Hornady has their follow-up video posted. Whether we like it or not there's quite a bit of decent information that they've put out. The more you study their methods the more it makes sense.
The first question their techniques bring to me affects the practical usefulness in terms of barrel life. A field rifle (a chucker varmint in 22 to 24 caliber) running 65,000 PSI gets about 2,000 rounds of life. So you're going to burn up 5%+ of the life of the barrel establishing a velocity/group load and then the averaged zero. That left me with about 20 years of chuck/crow shooting.
I don't bench rest but I wonder, how many bench rest shooters use in competition, practical loads in the 65,000 PSI range?

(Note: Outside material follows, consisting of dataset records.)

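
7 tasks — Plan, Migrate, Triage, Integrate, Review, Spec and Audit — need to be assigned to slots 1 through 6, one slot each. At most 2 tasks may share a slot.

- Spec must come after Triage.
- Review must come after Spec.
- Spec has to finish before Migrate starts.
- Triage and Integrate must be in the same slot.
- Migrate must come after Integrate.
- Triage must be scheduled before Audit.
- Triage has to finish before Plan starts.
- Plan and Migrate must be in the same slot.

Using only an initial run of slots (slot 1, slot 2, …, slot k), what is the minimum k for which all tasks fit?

The precedence chain requires at least 3 distinct slots.
With at most 2 per slot and 7 tasks, at least 4 slots are needed.
4 works (last occupied slot: 4): for example Triage=1, Review=4, Migrate=3, Audit=2, Plan=3, Spec=2, Integrate=1.

4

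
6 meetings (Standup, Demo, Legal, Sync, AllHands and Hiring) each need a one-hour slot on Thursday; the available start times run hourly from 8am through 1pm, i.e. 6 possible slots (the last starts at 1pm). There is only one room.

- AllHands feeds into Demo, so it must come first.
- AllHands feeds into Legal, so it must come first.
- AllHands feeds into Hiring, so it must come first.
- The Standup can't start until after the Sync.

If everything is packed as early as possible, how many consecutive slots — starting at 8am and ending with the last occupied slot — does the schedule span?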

Using the methods described by Hornady and being more precise, possibly using a full 10% to 20% of barrel life to establish not only the best grouping load but the best averaged zero. How long a life would a bench rest shooter get from their barrel? Certainly variations for different class would come into play, a 22, 6mm shooter would put less powder down the tube than one shooting larger calibers. However would the barrel last a season or two after burning up maybe 20% of its life establishing the best statistical load and zero? Therefore during competition not adjusting the loads on site but adjusting zero via the site. Essentially that's what the Hornady discussion is suggesting.
Their test barrels are 1.25" diameter and mounted stable with regular cleaning and cooling procedures for repeatable results. How many shooters here are using 1.25" diameter barrels?
I have an 18+ pound field rifle that sports a 30" 1.25" barrel, the cartridge was picked for the end result not as the most ballistically accurate. Not a bench rest rifle but I'd stay outside 1/2 mile.